Evaluations in this study were performed at baseline and at weeks 2, 4, 6, and 8 after the start of treatment and again at weeks 16 and 24 when follow-up was performed.

The primary outcome measure was the success rate of smoking cessation at week 24. Success was defined as self-reported quitting and verified by an exhaled CO level < 10 parts per million (ppm) within 24 h of self-reported abstinence, measured using CO Check Pro (MD Diagnostics Ltd, Chatham, UK), and a negative test result for salivary cotinine, measured using the Oral Fluid Cotinine Test Mini Cube (TestCountry, San Diego, CA, USA).

Secondary outcomes were the success rates of smoking cessation at weeks 8 and 16, exhaled CO levels at each evaluation time point, efficacy indicators of the FTND and Autonomy Over Smoking Scale (AUTOS) at each evaluation time point, and scale evaluations of the Hamilton Anxiety Rating Scale (HAM-A), Self-rating Anxiety Scale (SAS), and Pittsburgh Sleep Quality Index (PSQI) at each evaluation time point. The FTND (score, 0–10) is a validated 6-item instrument devised to evaluate the number and strength of cigarettes smoked as well as smoking behavior, with higher scores indicating higher levels of nicotine dependence [18]. AUTOS (score, 0–36) is a validated 12-item theory-based instrument with three subscales to assess withdrawal symptoms, psychological dependence, and cue-induced craving [26, 27]. HAM-A (score, 0–56) is a validated 14-item (symptom-defined elements) clinician-rated instrument for quantifying anxiety symptoms, with higher scores indicating greater symptom severity [28, 29]. The SAS (index, 25–100) is a validated 20-item rating instrument for anxiety disorders, with higher scores indicating greater anxiety [30]. PSQI (score, 0–21) is a validated 19-item self-rated questionnaire for assessing sleep quality and disturbances, with higher scores indicating poorer sleep quality [31]. Possible predictors for smoking cessation were evaluated, and all adverse events or reactions were monitored, appropriately managed, and recorded throughout the study period.

Statistical analysis

This study was part of the Guangdong-Hong Kong-Macau Greater Bay Area Smoking Cessation Project, and the Hong Kong site was assigned to recruit 30 subjects.
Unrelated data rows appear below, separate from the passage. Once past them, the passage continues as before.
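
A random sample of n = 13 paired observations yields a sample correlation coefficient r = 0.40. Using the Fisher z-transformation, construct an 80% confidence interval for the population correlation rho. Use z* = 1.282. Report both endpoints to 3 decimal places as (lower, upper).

Fisher z: z_r = atanh(r) = ½·ln((1+0.40)/(1−0.40)) = 0.423649
SE(z) = 1/√(n−3) = 1/√10 = 0.316228
80% ⇒ z* = 1.282; margin = 1.282·0.316228 = 0.405404
CI on z-scale: (0.018245, 0.829053)
Back-transform: tanh(0.018245) = 0.018243, tanh(0.829053) = 0.679967

(0.018, 0.680)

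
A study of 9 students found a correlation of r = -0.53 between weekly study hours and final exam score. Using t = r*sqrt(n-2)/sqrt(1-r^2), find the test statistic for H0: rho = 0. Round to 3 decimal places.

-1.654

1 − r² = 1 − 0.2809 = 0.7191;  √(1−r²) = 0.847998
√(n−2) = √7 = 2.645751
t = r·√(n−2)/√(1−r²) = -0.53 · 2.645751 / 0.847998 = -1.654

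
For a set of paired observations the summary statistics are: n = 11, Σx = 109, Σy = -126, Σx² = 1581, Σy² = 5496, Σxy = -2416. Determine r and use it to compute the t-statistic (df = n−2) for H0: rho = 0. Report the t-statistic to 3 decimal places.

-4.288

S_xy = nΣxy − ΣxΣy = 11·(-2416) − 109·(-126) = -26576 − (-13734) = -12842
S_xx = nΣx² − (Σx)² = 11·1581 − 109² = 17391 − 11881 = 5510
S_yy = nΣy² − (Σy)² = 11·5496 − (-126)² = 60456 − 15876 = 44580
r = S_xy / √(S_xx·S_yy) = -12842 / √(5510·44580) = -12842 / √245635800 = -12842 / 15672.7726 = -0.8194
t = r·√(n−2)/√(1−r²) = -0.8194·√9 / √(1−0.671416) = -2.458200 / 0.573222 = -4.288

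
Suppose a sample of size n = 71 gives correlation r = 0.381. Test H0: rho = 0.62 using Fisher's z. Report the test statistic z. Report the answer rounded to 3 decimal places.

z_r = atanh(0.381) = 0.401229,  z_0 = atanh(0.62) = 0.725005
SE = 1/√(n−3) = 1/√68 = 0.121268
z = (z_r − z_0)/SE = (0.401229 − 0.725005) / 0.121268 = -0.323776 / 0.121268 = -2.670

-2.670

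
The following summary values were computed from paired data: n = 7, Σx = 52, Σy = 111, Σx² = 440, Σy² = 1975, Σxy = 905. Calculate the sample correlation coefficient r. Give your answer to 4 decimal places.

Numerator: nΣxy − (Σx)(Σy) = 7·905 − (52)(111) = 563
Denominator: √[(nΣx²−(Σx)²)(nΣy²−(Σy)²)]
  nΣx²−(Σx)² = 7·440 − 2704 = 376;  nΣy²−(Σy)² = 7·1975 − 12321 = 1504
  √(376·1504) = √565504 = 752.0000
r = 563 / 752.0000 = 0.7487

0.7487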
Therefore, no additional formal sample size calculations were performed. This sample size is similar to that recommended by previous research on sample size determination for pilot trials [32].

We used the statistical package IBM SPSS Statistics version 27.0 (IBM Corp, Armonk, NY, USA) for conducting statistical analyses, and all participants’ data were included. Analyses were performed by a statistician not involved in treatment provision or data collection. All statistical tests were two-sided, with a significance level of 0.05.
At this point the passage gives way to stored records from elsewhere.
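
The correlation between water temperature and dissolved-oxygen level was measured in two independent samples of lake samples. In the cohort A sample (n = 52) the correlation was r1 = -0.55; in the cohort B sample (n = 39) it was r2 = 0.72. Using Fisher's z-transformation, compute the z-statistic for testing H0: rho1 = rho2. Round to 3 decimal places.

Fisher z-transforms: z1 = atanh(-0.55) = -0.618381, z2 = atanh(0.72) = 0.907645; difference d = -1.526026
Var(d) = 1/49 + 1/36 = 0.0204082 + 0.0277778 = 0.0481860
z = d/√Var(d) = -1.526026 / √0.0481860 = -1.526026 / 0.219513 = -6.952

-6.952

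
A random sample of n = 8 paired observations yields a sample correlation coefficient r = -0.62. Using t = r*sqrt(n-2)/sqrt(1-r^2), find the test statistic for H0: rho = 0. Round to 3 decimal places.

-1.936

t = r·√(n−2) / √(1−r²) with r = -0.62, n = 8
  = -0.62·√6 / √(1 − 0.3844)
  = -0.62·2.449490 / 0.784602
  = -1.518684 / 0.784602 = -1.936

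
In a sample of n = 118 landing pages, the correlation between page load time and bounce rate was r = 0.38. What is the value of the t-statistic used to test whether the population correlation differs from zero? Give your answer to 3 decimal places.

4.425

t = r·√(n−2) / √(1−r²) with r = 0.38, n = 118
  = 0.38·√116 / √(1 − 0.1444)
  = 0.38·10.770330 / 0.924986
  = 4.092725 / 0.924986 = 4.425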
To analyze the data, appropriate parametric or nonparametric statistical tests were used in accordance with the nature of the data. Baseline participant characteristics were reported as mean and standard deviation for continuous variables and as count and percentage for categorical variables.

To investigate changes in the mean scores for all continuous outcome variables from baseline to week 24, linear mixed-effects model (LMM) analyses were conducted. The fundamental assumptions of the LMM (including normality, validity of the model, and independence of data points) were tested to ensure the accuracy of the test results.
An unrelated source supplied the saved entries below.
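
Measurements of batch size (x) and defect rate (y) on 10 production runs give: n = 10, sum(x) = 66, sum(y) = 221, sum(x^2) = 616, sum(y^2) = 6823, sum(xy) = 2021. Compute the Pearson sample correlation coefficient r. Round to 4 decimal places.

0.9509

Numerator: nΣxy − (Σx)(Σy) = 10·2021 − (66)(221) = 5624
Denominator: √[(nΣx²−(Σx)²)(nΣy²−(Σy)²)]
  nΣx²−(Σx)² = 10·616 − 4356 = 1804;  nΣy²−(Σy)² = 10·6823 − 48841 = 19389
  √(1804·19389) = √34977756 = 5914.1995
r = 5624 / 5914.1995 = 0.9509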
The overall and individual group changes for each continuous outcome from baseline across all measurement points were analyzed using LMM analyses. In addition, LMM analyses were performed to compare treatment effects between the successful and unsuccessful quit groups across all study time points from baseline to week 24 (group-by-time interaction effects). Post-hoc between-group and within-group differences were computed using the Bonferroni adjustment for multiple comparisons (six time points).

Furthermore, binary logistic regression was adopted to analyse the relationship between a series of baseline characteristics that could act as possible predictors and the success rate of smoking cessation at week 24 and was reported as odds ratio and 95% confidence interval (OR and 95% CI). Adverse events and additional information were descriptively analyzed and reported.